Nothing bogus abot F=m r omaga^2. It's high school physics.


It is quite easy to explain the tides without Centrifugal force - I mentioned the
approach in one of my first posts. There is a gravitational force pulling the Earth
and Moon together. This creates an acceleration such that the Earth is in free fall,
and no net force is felt at the Earth's center. However, there is a larger force on
the Moon side, and a smaller force on the far side. Since the average force has been
accounted for it must be subtracted from these two forces, and the smaller force ends
up being the same magnitude as the larger, but in the opposite direction. Hence, two
tidal bulges, both caused solely by gravity.

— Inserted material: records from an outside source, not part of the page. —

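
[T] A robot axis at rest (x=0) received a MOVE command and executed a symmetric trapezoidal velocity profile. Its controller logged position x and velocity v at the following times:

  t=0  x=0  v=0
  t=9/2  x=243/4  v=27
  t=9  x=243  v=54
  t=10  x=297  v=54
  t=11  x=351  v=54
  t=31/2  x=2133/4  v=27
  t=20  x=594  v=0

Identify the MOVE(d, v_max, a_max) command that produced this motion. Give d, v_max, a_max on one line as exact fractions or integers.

final state: t=20, x=594, v=0 → d = 594
a_max = (27−0)/(9/2−0) = 6
max v = 54 over t∈[9,11] → v_max = 54
check: 54·(9+2) = 594 ✓

d=594 v_max=54 a_max=6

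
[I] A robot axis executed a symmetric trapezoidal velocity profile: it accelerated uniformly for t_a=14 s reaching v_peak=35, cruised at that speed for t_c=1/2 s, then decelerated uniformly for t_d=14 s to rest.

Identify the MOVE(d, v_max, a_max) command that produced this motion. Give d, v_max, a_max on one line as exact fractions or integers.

d=1015/2 v_max=35 a_max=5/2

a_max = 35/14 = 5/2
d_a = ½·35·14 = 245; d_c = 35·1/2 = 35/2
d = 2·245 + 35/2 = 1015/2
t_c = 1/2 > 0 ⇒ limit active, v_max = 35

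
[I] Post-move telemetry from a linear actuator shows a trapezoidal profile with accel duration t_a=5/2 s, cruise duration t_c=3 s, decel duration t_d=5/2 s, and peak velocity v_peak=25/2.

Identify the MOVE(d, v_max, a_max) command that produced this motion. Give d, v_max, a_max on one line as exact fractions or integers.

d=275/4 v_max=25/2 a_max=5

a_max = (25/2)/(5/2) = 5
d_a = ½·25/2·5/2 = 125/8; d_c = 25/2·3 = 75/2
d = 2·125/8 + 75/2 = 275/4
t_c = 3 > 0 ⇒ limit active, v_max = 25/2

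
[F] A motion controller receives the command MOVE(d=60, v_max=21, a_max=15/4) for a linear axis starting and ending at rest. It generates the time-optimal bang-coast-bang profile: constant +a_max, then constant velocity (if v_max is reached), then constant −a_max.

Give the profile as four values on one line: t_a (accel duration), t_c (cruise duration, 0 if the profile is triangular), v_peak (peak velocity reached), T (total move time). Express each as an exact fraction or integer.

(v_max)²/a_max = 21²/(15/4) = 588/5
60 < 588/5 → triangular
v_peak = √(60·15/4) = √225 = 15
t_a = 15/(15/4) = 4; t_c = 0
T = 2·4 = 8

t_a=4 t_c=0 v_peak=15 T=8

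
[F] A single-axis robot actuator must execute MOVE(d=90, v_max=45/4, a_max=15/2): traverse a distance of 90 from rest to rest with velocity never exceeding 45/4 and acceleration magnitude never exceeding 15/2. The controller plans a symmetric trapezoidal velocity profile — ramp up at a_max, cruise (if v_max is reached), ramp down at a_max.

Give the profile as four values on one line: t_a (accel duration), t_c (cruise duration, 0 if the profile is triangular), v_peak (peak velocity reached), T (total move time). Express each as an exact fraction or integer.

v_max²/a_max = (45/4)²/(15/2) = 135/8
90 ≥ 135/8 ⇒ cruise phase
t_a = (45/4)/(15/2) = 3/2; v_peak = 45/4
d_cruise = 90 − 135/8 = 585/8; t_c = (585/8)/(45/4) = 13/2
T = 2·3/2 + 13/2 = 19/2

t_a=3/2 t_c=13/2 v_peak=45/4 T=19/2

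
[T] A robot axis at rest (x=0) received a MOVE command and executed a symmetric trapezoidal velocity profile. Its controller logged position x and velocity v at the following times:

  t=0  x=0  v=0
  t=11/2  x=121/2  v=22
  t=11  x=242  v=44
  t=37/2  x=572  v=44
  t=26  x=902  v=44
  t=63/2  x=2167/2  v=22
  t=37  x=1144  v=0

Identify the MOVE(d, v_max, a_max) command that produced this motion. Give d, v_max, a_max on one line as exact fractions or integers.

final state: t=37, x=1144, v=0 → d = 1144
a_max = (22−0)/(11/2−0) = 4
max v = 44 over t∈[11,26] → v_max = 44
check: 44·(11+15) = 1144 ✓

d=1144 v_max=44 a_max=4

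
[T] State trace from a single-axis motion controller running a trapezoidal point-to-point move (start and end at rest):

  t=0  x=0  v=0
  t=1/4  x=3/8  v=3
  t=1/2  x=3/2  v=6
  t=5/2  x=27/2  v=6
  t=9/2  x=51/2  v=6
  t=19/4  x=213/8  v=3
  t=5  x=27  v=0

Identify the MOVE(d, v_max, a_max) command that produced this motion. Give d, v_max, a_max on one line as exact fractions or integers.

d=27 v_max=6 a_max=12

final state: t=5, x=27, v=0 → d = 27
a_max = (3−0)/(1/4−0) = 12
max v = 6 over t∈[1/2,9/2] → v_max = 6
check: 6·(1/2+4) = 27 ✓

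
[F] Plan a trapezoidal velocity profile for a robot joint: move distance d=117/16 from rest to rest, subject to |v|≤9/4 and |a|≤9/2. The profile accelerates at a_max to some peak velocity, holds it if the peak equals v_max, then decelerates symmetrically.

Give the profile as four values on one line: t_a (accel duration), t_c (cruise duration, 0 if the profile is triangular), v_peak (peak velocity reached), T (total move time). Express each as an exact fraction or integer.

(v_max)²/a_max = (9/4)²/(9/2) = 9/8
117/16 ≥ 9/8 → trapezoidal
t_a = (9/4)/(9/2) = 1/2; v_peak = 9/4
d_cruise = 117/16 − 9/8 = 99/16; t_c = (99/16)/(9/4) = 11/4
T = 2·1/2 + 11/4 = 15/4

t_a=1/2 t_c=11/4 v_peak=9/4 T=15/4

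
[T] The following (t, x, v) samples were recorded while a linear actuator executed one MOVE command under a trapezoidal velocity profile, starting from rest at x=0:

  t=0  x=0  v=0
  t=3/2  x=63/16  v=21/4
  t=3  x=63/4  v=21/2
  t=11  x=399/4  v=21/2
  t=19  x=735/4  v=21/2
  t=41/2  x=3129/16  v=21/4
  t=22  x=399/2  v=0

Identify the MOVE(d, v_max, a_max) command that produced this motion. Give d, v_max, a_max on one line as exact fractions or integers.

final state: t=22, x=399/2, v=0 → d = 399/2
a_max = (21/4−0)/(3/2−0) = 7/2
max v = 21/2 over t∈[3,19] → v_max = 21/2
check: 21/2·(3+16) = 399/2 ✓

d=399/2 v_max=21/2 a_max=7/2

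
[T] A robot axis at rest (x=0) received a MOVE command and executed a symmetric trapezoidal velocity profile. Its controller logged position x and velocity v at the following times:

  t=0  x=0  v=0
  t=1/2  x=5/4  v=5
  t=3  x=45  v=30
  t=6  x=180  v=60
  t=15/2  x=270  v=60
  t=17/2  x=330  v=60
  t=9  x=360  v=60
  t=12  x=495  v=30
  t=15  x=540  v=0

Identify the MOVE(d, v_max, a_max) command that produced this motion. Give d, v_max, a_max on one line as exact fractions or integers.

final state: t=15, x=540, v=0 → d = 540
a_max = (5−0)/(1/2−0) = 10
max v = 60 over t∈[6,9] → v_max = 60
check: 60·(6+3) = 540 ✓

d=540 v_max=60 a_max=10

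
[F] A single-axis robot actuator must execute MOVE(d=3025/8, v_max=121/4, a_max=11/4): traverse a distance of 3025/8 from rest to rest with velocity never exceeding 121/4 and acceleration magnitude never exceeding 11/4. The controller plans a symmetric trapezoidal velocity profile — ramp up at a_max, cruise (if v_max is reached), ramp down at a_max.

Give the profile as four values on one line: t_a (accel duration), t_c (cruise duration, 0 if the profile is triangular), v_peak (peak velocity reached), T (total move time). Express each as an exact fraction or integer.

vₘ²/aₘ = (121/4)²/(11/4) = 1331/4
3025/8 ≥ 1331/4 → trapezoidal
t_a = (121/4)/(11/4) = 11; v_peak = 121/4
d_cruise = 3025/8 − 1331/4 = 363/8; t_c = (363/8)/(121/4) = 3/2
T = 2·11 + 3/2 = 47/2

t_a=11 t_c=3/2 v_peak=121/4 T=47/2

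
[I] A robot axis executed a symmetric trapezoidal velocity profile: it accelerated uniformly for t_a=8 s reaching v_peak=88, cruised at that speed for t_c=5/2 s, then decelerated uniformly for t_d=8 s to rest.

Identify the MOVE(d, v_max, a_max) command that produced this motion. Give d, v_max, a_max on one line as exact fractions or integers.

a_max = 88/8 = 11
d_a = ½·88·8 = 352; d_c = 88·5/2 = 220
d = 2·352 + 220 = 924
t_c = 5/2 > 0 so v_max = 88

d=924 v_max=88 a_max=11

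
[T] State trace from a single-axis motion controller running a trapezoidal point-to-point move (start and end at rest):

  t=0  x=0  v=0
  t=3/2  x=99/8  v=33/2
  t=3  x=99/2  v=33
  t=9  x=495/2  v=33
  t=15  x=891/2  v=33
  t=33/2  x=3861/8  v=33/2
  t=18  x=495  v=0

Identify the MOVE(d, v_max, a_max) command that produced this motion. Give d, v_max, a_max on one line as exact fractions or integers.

final state: t=18, x=495, v=0 → d = 495
a_max = (33/2−0)/(3/2−0) = 11
max v = 33 over t∈[3,15] → v_max = 33
check: 33·(3+12) = 495 ✓

d=495 v_max=33 a_max=11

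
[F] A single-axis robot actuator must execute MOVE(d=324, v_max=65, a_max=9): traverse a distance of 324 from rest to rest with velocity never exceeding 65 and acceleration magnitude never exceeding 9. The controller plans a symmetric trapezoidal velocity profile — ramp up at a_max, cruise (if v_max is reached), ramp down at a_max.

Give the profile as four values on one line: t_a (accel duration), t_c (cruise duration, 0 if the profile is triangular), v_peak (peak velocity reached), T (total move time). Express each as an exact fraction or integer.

v_max²/a_max = 65²/9 = 4225/9
324 < 4225/9 ⇒ no cruise
v_peak = √(324·9) = √2916 = 54
t_a = 54/9 = 6; t_c = 0
T = 2·6 = 12

t_a=6 t_c=0 v_peak=54 T=12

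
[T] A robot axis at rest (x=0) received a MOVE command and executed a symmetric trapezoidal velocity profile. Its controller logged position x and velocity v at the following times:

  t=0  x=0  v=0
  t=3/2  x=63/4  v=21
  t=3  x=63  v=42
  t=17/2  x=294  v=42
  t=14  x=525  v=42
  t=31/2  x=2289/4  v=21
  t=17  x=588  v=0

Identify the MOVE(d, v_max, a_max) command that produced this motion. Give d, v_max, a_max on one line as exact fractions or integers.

d=588 v_max=42 a_max=14

final state: t=17, x=588, v=0 → d = 588
a_max = (21−0)/(3/2−0) = 14
max v = 42 over t∈[3,14] → v_max = 42
check: 42·(3+11) = 588 ✓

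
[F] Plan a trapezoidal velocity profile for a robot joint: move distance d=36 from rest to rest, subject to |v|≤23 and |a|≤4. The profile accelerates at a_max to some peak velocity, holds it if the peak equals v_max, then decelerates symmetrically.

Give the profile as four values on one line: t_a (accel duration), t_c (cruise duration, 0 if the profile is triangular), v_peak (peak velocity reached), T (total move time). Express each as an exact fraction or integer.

v_max²/a_max = 23²/4 = 529/4
36 < 529/4 ⇒ no cruise
v_peak = √(36·4) = √144 = 12
t_a = 12/4 = 3; t_c = 0
T = 2·3 = 6

t_a=3 t_c=0 v_peak=12 T=6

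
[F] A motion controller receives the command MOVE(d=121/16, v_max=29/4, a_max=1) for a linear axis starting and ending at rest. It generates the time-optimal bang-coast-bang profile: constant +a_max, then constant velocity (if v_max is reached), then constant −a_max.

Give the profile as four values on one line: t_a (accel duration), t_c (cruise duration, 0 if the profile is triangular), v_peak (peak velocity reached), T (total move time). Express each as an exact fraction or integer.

t_a=11/4 t_c=0 v_peak=11/4 T=11/2

vₘ²/aₘ = (29/4)²/1 = 841/16
121/16 < 841/16 → triangular
v_peak = √(121/16·1) = √(121/16) = 11/4
t_a = (11/4)/1 = 11/4; t_c = 0
T = 2·11/4 = 11/2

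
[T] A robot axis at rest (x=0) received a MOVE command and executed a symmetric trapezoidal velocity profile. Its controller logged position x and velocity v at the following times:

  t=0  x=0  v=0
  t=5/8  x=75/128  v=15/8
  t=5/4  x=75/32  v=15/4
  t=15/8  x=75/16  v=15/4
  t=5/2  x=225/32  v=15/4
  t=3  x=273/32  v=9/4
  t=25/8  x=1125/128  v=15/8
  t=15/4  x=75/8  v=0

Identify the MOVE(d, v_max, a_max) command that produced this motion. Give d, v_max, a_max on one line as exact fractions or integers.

final state: t=15/4, x=75/8, v=0 → d = 75/8
a_max = (15/8−0)/(5/8−0) = 3
max v = 15/4 over t∈[5/4,5/2] → v_max = 15/4
check: 15/4·(5/4+5/4) = 75/8 ✓

d=75/8 v_max=15/4 a_max=3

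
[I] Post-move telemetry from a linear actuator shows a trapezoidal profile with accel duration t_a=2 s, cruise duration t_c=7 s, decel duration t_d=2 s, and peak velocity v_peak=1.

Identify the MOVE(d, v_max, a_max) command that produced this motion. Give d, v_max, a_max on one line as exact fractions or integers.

a_max = 1/2
d_a = ½·1·2 = 1; d_c = 1·7 = 7
d = 2·1 + 7 = 9
t_c = 7 > 0 → v_max = v_peak = 1

d=9 v_max=1 a_max=1/2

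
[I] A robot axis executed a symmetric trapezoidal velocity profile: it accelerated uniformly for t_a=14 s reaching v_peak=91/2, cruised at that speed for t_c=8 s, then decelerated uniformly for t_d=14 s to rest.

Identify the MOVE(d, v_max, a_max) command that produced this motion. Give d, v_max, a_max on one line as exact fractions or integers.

d=1001 v_max=91/2 a_max=13/4

a_max = (91/2)/14 = 13/4
d_a = ½·91/2·14 = 637/2; d_c = 91/2·8 = 364
d = 2·637/2 + 364 = 1001
t_c = 8 > 0 ⇒ limit active, v_max = 91/2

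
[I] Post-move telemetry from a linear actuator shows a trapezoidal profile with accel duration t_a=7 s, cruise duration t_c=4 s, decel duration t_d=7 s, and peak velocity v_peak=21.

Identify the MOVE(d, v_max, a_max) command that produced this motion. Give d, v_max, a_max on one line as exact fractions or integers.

d=231 v_max=21 a_max=3

a_max = 21/7 = 3
d_a = ½·21·7 = 147/2; d_c = 21·4 = 84
d = 2·147/2 + 84 = 231
t_c = 4 > 0 so v_max = 21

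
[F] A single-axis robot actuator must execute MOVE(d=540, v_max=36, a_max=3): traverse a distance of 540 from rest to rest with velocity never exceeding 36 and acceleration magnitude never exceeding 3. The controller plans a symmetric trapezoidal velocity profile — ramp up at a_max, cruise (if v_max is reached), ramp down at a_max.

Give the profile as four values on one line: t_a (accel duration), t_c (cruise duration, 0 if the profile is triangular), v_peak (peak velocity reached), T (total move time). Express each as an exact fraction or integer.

t_a=12 t_c=3 v_peak=36 T=27

vₘ²/aₘ = 36²/3 = 432
540 ≥ 432 ⇒ cruise phase
t_a = 36/3 = 12; v_peak = 36
d_cruise = 540 − 432 = 108; t_c = 108/36 = 3
T = 2·12 + 3 = 27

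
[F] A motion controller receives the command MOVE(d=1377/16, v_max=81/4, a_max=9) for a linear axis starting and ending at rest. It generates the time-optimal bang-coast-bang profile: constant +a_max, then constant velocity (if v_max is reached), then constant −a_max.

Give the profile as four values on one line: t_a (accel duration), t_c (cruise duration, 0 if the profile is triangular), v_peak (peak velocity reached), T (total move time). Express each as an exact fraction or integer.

vₘ²/aₘ = (81/4)²/9 = 729/16
1377/16 ≥ 729/16 → trapezoidal
t_a = (81/4)/9 = 9/4; v_peak = 81/4
d_cruise = 1377/16 − 729/16 = 81/2; t_c = (81/2)/(81/4) = 2
T = 2·9/4 + 2 = 13/2

t_a=9/4 t_c=2 v_peak=81/4 T=13/2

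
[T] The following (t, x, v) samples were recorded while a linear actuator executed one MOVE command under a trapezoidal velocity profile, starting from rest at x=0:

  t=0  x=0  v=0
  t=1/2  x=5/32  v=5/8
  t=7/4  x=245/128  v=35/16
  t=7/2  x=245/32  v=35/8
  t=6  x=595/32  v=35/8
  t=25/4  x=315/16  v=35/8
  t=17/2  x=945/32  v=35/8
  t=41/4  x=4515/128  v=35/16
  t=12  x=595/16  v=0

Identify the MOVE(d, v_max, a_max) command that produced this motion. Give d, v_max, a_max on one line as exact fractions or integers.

final state: t=12, x=595/16, v=0 → d = 595/16
a_max = (5/8−0)/(1/2−0) = 5/4
max v = 35/8 over t∈[7/2,17/2] → v_max = 35/8
check: 35/8·(7/2+5) = 595/16 ✓

d=595/16 v_max=35/8 a_max=5/4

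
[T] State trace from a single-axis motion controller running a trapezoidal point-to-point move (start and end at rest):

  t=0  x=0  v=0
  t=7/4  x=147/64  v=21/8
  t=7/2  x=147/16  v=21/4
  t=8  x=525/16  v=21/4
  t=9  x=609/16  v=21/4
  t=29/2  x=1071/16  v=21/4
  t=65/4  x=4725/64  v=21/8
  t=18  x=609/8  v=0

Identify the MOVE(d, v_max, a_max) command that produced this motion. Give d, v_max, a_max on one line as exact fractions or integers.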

Jeff, stop a moment and put what you just said into an equation.
According to you subtraction of a constant from both sides of an
inequality makes an equality?




You, however, have claimed that the variation of the centrifugal force from the near
side to the far creates a force that dominates the tides. Your formula predicts a
force 65 times greater than the differential formula, which would seem to create tides
100 feet or more.

That's because you've forgetten that the tiode is due to the difference
between forces -how many times do I have to repeat this????


Your explanation that land masses dampen these tides runs counter
to common experience. And, your formula predicts the Sun's contribution is only 1% of
the Moon's, which is clearly not the case.

No it doen't. It's your miscomprehension about the force balance.

As to your claim that the rotation around the barycenter "powers" the tides, well,
that's not true.

Jeff, don't be hysterical. Of course it's true. Furthermore, the
barycenter is not the same distance from all points on earth so the
centrifugal force varies across the earth.

Here is the equation for the force on a mass m of water on the far side
for a non-rotating earth (to keep it clear):

GmM/(R+r)^2 + GmE/r^2 - m(r+s)omega^2


On the near side:

GmM/(R-r)^2 + GmE/r^2 - m(r-s) omega^2

M is the moon mass, E the earth mass, s the distance from the center of
the earth to the barycenter, omega the angular velocity of the
earth-moon pair G the gravitational constant.


Now look very carefully at the three terms in each equation. The first
two are gravity, the third centrifugal. Two terms are different in both
cases. The gravity term is smaller on the far side and the centrifugal
term is bigger. On the near side the gavity is bigger and the
cenbtrifugal is smaller. That is the proof of my argument.

Cheers